The contrast between spider monkeys, chimpanzees, and bonobos is one that illustrates some of this variation. Chimps and bonobos are closely related, and share the same basic patterns of dispersal and social organization. However, as we’ve discussed, they differ greatly in some aspect of social behavior, particularly regarding female social relationships. Females have strong dominance hierachies, and exhibit strong bonds. Although female chimpanzees also have dominance relationships, these relationships are not as pronounced, and females spend greater amounts of time foraging in smaller parties or alone. As Symington (1990) described, spider monkeys follow a similar pattern to chimpanzees. Furthermore, the longest-running studies on female spider monkeys are only able to generally divided females into dominant and subordinate groups, without any further differentiation. Asensio (2008) suggest that these patterns are largely due to age and residence. Females that are well-established in the community are the dominant females, whereas new immigrants and natal subadults are low-ranking.

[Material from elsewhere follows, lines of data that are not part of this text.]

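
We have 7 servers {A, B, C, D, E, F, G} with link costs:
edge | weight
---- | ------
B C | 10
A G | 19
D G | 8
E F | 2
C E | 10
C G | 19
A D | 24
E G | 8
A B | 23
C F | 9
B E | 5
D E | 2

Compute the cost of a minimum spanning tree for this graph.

Kruskal: consider edges lightest-first.
D E (2): add — endpoints in different components.
E F (2): add — endpoints in different components.
B E (5): add — endpoints in different components.
D G (8): add — endpoints in different components.
E G (8): skip — E and G already connected.
C F (9): add — endpoints in different components.
B C (10): skip — B and C already connected.
C E (10): skip — C and E already connected.
A G (19): add — endpoints in different components.
MST edges: D E, E F, B E, D G, C F, A G; total weight 2+2+5+8+9+19 = 45.

45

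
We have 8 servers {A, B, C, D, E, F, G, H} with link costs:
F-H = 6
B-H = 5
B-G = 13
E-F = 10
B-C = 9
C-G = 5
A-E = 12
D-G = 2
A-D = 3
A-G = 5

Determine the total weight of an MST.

40

Sort edges by weight, then run Kruskal:
D-G (2): add — endpoints in different components.
A-D (3): add — endpoints in different components.
A-G (5): skip — A and G already connected.
B-H (5): add — endpoints in different components.
C-G (5): add — endpoints in different components.
F-H (6): add — endpoints in different components.
B-C (9): add — endpoints in different components.
E-F (10): add — endpoints in different components.
MST edges: D-G, A-D, B-H, C-G, F-H, B-C, E-F; total weight 2+3+5+5+6+9+10 = 40.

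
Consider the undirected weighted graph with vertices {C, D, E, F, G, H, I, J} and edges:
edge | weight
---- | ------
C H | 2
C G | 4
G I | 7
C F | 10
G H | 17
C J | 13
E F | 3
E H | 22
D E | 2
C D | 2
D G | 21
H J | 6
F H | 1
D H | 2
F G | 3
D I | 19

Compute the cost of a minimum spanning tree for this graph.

Kruskal's algorithm — process edges by increasing weight (ties by edge label):
F H (1): add — endpoints in different components.
C D (2): add — endpoints in different components.
C H (2): add — endpoints in different components.
D E (2): add — endpoints in different components.
D H (2): skip — D and H already connected.
E F (3): skip — E and F already connected.
F G (3): add — endpoints in different components.
C G (4): skip — C and G already connected.
H J (6): add — endpoints in different components.
G I (7): add — endpoints in different components.
MST edges: F H, C D, C H, D E, F G, H J, G I; total weight 1+2+2+2+3+6+7 = 23.

23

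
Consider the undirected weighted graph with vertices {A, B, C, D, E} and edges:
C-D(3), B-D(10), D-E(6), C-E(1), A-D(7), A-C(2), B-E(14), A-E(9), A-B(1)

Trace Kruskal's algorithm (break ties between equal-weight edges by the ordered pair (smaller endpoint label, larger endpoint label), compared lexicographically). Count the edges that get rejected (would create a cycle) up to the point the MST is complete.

0

Kruskal's algorithm — process edges by increasing weight (ties by edge label):
A-B (1): add. Components now {A,B} {C} {D} {E}
C-E (1): add. Components now {A,B} {C,E} {D}
A-C (2): add. Components now {A,B,C,E} {D}
C-D (3): add. Components now {A,B,C,D,E}
Edges rejected before the tree was complete: 0.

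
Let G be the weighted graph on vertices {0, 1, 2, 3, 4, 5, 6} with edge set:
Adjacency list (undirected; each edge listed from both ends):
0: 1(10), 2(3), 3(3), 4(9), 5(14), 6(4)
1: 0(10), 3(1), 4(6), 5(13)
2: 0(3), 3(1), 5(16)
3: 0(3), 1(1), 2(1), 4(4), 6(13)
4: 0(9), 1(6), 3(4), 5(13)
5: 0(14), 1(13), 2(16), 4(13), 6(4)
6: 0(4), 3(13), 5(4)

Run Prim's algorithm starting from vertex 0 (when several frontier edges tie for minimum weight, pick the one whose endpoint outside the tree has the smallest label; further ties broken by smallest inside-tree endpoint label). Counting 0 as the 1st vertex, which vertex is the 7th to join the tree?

5

Grow the tree from 0 using Prim:
Step 1: cheapest edge leaving the tree is 0—2 (3); add 2.
Step 2: cheapest edge leaving the tree is 2—3 (1); add 3.
Step 3: cheapest edge leaving the tree is 1—3 (1); add 1.
Step 4: cheapest edge leaving the tree is 3—4 (4); add 4.
Step 5: cheapest edge leaving the tree is 0—6 (4); add 6.
Step 6: cheapest edge leaving the tree is 5—6 (4); add 5.
Vertex order: 0, 2, 3, 1, 4, 6, 5. The 7th vertex is 5.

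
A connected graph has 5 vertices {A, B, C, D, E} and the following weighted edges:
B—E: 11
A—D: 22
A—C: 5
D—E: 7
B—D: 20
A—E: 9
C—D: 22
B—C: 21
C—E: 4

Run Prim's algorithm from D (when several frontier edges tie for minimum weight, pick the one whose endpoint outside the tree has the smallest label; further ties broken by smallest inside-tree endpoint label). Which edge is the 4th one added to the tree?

Grow the tree from D using Prim:
Step 1: cheapest edge leaving the tree is D—E (7); add E.
Step 2: cheapest edge leaving the tree is C—E (4); add C.
Step 3: cheapest edge leaving the tree is A—C (5); add A.
Step 4: cheapest edge leaving the tree is B—E (11); add B.
The 4th edge added is B—E.

B-E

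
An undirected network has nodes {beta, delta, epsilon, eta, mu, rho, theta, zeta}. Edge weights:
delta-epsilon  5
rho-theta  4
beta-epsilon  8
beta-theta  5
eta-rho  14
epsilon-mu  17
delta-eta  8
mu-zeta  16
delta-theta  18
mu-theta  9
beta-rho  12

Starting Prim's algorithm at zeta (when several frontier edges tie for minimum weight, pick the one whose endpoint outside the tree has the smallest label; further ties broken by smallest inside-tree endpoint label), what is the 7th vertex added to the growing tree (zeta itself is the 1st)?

delta

Prim, starting at zeta.
Step 1: cheapest edge leaving the tree is mu-zeta (16); add mu.
Step 2: cheapest edge leaving the tree is mu-theta (9); add theta.
Step 3: cheapest edge leaving the tree is rho-theta (4); add rho.
Step 4: cheapest edge leaving the tree is beta-theta (5); add beta.
Step 5: cheapest edge leaving the tree is beta-epsilon (8); add epsilon.
Step 6: cheapest edge leaving the tree is delta-epsilon (5); add delta.
Step 7: cheapest edge leaving the tree is delta-eta (8); add eta.
Vertex order: zeta, mu, theta, rho, beta, epsilon, delta, eta. The 7th vertex is delta.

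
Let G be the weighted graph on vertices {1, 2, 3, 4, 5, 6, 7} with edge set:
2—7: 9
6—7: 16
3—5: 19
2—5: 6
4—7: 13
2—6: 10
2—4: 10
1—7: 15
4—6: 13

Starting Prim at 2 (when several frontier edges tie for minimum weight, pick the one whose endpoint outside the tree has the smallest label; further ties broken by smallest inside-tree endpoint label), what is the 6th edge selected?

3-5

Prim's algorithm from 2:
Step 1: cheapest edge leaving the tree is 2—5 (6); add 5.
Step 2: cheapest edge leaving the tree is 2—7 (9); add 7.
Step 3: cheapest edge leaving the tree is 2—4 (10); add 4.
Step 4: cheapest edge leaving the tree is 2—6 (10); add 6.
Step 5: cheapest edge leaving the tree is 1—7 (15); add 1.
Step 6: cheapest edge leaving the tree is 3—5 (19); add 3.
The 6th edge added is 3—5.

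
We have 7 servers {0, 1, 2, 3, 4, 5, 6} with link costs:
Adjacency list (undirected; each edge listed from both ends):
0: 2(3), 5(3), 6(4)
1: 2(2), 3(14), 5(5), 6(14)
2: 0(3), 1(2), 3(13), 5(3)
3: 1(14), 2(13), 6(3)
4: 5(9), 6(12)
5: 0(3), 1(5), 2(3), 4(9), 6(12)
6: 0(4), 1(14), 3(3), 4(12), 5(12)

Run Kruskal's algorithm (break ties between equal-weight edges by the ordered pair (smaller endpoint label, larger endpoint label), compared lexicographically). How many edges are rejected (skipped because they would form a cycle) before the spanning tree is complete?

Sort edges by weight, then run Kruskal:
1–2 (2): add. Components now {0} {1,2} {3} {4} {5} {6}
0–2 (3): add. Components now {0,1,2} {3} {4} {5} {6}
0–5 (3): add. Components now {0,1,2,5} {3} {4} {6}
2–5 (3): skip — 2 and 5 already connected.
3–6 (3): add. Components now {0,1,2,5} {3,6} {4}
0–6 (4): add. Components now {0,1,2,3,5,6} {4}
1–5 (5): skip — 1 and 5 already connected.
4–5 (9): add. Components now {0,1,2,3,4,5,6}
Edges rejected before the tree was complete: 2.

2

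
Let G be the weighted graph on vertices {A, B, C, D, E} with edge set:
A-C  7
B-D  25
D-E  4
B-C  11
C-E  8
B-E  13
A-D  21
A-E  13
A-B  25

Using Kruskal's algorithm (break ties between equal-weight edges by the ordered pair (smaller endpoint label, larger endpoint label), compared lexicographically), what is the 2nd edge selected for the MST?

A-C

Sort edges by weight, then run Kruskal:
D-E (4): add. Components now {A} {B} {C} {D,E}
A-C (7): add. Components now {A,C} {B} {D,E}
C-E (8): add. Components now {A,C,D,E} {B}
B-C (11): add. Components now {A,B,C,D,E}
The 2nd edge added is A-C.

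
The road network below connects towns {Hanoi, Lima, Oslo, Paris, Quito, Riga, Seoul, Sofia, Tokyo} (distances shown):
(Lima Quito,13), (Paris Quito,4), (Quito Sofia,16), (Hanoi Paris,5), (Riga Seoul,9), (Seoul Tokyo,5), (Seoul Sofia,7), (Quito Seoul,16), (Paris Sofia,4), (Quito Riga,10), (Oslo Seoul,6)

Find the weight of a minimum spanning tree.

Sort edges by weight, then run Kruskal:
Paris Quito (4): add — endpoints in different components.
Paris Sofia (4): add — endpoints in different components.
Hanoi Paris (5): add — endpoints in different components.
Seoul Tokyo (5): add — endpoints in different components.
Oslo Seoul (6): add — endpoints in different components.
Seoul Sofia (7): add — endpoints in different components.
Riga Seoul (9): add — endpoints in different components.
Quito Riga (10): skip — Riga and Quito already connected.
Lima Quito (13): add — endpoints in different components.
MST edges: Paris Quito, Paris Sofia, Hanoi Paris, Seoul Tokyo, Oslo Seoul, Seoul Sofia, Riga Seoul, Lima Quito; total weight 4+4+5+5+6+7+9+13 = 53.

53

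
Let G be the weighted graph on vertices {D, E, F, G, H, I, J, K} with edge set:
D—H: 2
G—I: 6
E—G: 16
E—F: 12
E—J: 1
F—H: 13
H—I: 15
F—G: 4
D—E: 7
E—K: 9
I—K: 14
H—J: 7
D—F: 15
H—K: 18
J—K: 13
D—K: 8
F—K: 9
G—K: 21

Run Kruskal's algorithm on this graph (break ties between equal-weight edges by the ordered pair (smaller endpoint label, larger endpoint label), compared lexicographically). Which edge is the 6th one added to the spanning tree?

D-K

Kruskal: consider edges lightest-first.
E—J (1): add — endpoints in different components.
D—H (2): add — endpoints in different components.
F—G (4): add — endpoints in different components.
G—I (6): add — endpoints in different components.
D—E (7): add — endpoints in different components.
H—J (7): skip — H and J already connected.
D—K (8): add — endpoints in different components.
E—K (9): skip — E and K already connected.
F—K (9): add — endpoints in different components.
The 6th edge added is D—K.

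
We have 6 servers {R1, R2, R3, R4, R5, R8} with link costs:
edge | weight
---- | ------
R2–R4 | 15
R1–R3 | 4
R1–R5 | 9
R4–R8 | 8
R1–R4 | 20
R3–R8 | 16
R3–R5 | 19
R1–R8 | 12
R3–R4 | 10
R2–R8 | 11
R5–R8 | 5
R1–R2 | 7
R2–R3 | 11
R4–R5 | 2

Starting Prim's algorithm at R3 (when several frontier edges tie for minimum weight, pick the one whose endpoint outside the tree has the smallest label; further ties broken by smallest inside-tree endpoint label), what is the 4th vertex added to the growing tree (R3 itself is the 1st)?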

While we have some evidence indicating that availability of resources allows for increased female affiliative opportunities in bonobos and limits these opportunities in spider monkeys and chimps (White 1998, Symington 1990, Chapman et. al 1995), there is greater within-species variation than we realized. Even despite some of those ecological constraints, we nonetheless are now increasingly finding evidence for strong female affiliative relationships for chimpanzees and spider monkeys (Lehmann and Boesch 2008; Rodrigues 2013; Wakefield 2013). However, it appears as though these patterns may differ greatly across sites. Our next step is to try to determine what factors affect the pattern of these relationships, and variation between sites.